As if in confirmation of my impression, he simply says at the end of half an hour’s consultation: “I advise you to go home and read my books. If you think you can understand what I have written, I shall be able to take you as a pupil. Dorothy has spoken about you and you should also talk with her.”
I feel as though I have struggled to make the 14-mile journey to him to little purpose. After the return home again in the ambulance, I get so tired that I feel sure I will never again be able to stand the trip. Disappointment is in my voice as I tell my wife, but she has already got hold of two of Alexander’s books and gives them to me to read.
“Have you read them?” I ask her.
“Well, I’ve skipped through them a little, but I confess I don’t understand what he is saying. He does mention that he has successfully treated TB, however.”
“That’s not the feeling I got,” I reply. “He doesn’t seem to know the first thing about the disease.”
I decide to read all the books anyhow, of which there are four: Man’s Supreme Inheritance, published in 1910; Constructive Conscious Control of the Individual, published in 1923; The Use of the Self, published in 1932; and The Universal Constant in Living, published in 1941. I find these books to be turgid and far from clear - almost as though the writer does not want to disclose the very thing he is writing about.
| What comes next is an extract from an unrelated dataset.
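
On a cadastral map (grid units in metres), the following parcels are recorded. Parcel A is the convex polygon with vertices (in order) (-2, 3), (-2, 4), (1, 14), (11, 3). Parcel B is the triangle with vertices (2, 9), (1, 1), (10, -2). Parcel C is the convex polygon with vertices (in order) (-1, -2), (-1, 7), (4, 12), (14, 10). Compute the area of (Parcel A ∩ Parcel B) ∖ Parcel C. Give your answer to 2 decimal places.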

Written in an unfamiliar style of language, they are truly obscure. They are not ‘technical’, so their obscurity does not reside in the use of scientific terminology. They are not ‘medical’, for there is hardly a familiar medical term in them. They are not ‘philosophical’. They claim nothing but, above all - and this for me proclaims their dubious value - they do not tell the reader ‘what to do’.
Nevertheless, there is a reference to a wide variety of conditions and illnesses which have shown favourable responses to the ‘technique’. It is a strange collection. How could any sensible person reconcile with normal everyday knowledge and experience the grouping of such dissimilar conditions such as stiff neck, slipped disc, appendicitis and TB and believe they could all be embraced within a single ‘technique’ - and one so simple? It emerges that it all has something to do with changing the relationship of the head to the neck.
Why can’t he say how?
Nevertheless, I apply myself to reading the books, encouraged by Dorothy, who drops in once or twice a week to talk about the goings on at Ashley Place, the centre where Alexander works.
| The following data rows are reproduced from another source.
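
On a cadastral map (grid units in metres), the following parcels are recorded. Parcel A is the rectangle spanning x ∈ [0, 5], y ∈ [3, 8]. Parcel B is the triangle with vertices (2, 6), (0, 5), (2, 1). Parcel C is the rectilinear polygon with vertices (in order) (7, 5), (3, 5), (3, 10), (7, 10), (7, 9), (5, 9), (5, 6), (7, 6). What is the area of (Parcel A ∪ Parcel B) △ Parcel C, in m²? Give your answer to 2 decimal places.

|Parcel A ∪ Parcel B| = 26.
|(Parcel A ∪ Parcel B) ∩ Parcel C| = 6.
|(Parcel A ∪ Parcel B) △ Parcel C| = 26 + 14 − 12 = 28.00.

28.00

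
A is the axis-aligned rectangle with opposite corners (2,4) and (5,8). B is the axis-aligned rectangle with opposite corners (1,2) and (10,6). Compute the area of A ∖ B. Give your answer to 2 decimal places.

|A∩B|: x∈[2,5], y∈[4,6] → 3·2 = 6.
|A| = 12.
|A ∖ B| = |A| − |A∩B| = 12 − 6 = 6.00.

6.00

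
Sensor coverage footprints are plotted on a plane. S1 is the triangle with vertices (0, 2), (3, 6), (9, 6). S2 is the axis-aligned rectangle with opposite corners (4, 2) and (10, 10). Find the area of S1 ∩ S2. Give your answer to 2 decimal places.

5.56

The intersection is the polygon with vertices (9,6), (4,3.778), (4,6).
By the shoelace formula its area is 5.56.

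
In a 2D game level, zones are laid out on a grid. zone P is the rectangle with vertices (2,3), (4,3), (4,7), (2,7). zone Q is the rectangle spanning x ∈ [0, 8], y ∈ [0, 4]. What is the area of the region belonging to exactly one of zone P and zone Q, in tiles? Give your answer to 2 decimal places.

36.00

|zone P∩zone Q|: x∈[2,4], y∈[3,4] → 2·1 = 2.
|zone P △ zone Q| = |zone P| + |zone Q| − 2·|zone P∩zone Q| = 8 + 32 − 4 = 36.00.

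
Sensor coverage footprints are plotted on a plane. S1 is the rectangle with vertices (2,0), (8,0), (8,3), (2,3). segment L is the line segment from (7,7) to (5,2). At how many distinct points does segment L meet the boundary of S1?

1

The segment meets the boundary at (5.4,3).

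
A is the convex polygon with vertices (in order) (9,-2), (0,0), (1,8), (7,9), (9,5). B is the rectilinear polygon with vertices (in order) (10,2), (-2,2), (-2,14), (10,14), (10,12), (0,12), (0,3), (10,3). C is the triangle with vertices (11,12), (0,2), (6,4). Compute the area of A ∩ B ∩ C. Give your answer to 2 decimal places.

The intersection is the polygon with vertices (3,3), (0.261,2.087), (0.282,2.256), (1.1,3).
By the shoelace formula its area is 0.93.

0.93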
It perhaps says something for Alexander’s work that famous men such as Aldous Huxley, Bernard Shaw and Sir Stafford Cripps have sat in the same chair as I have recently vacated and been taught by ‘the old man’. Would men of such calibre have had the wool pulled over their eyes quite so easily? John Dewey, the leading American philosopher of his times, thinks Alexander is one of the great men of the 20th century.
Dorothy mentions that Sir Stafford Cripps has been to Alexander for a lesson that very week . He is the current Chancellor of the Exchequer and a leading lawyer. An intellectual too. It seems that if he can spare time from the House of Commons and the Treasury to go to Ashley Place, I should at least also spare time to read the books. I have nowhere to go and nothing else to occupy my time.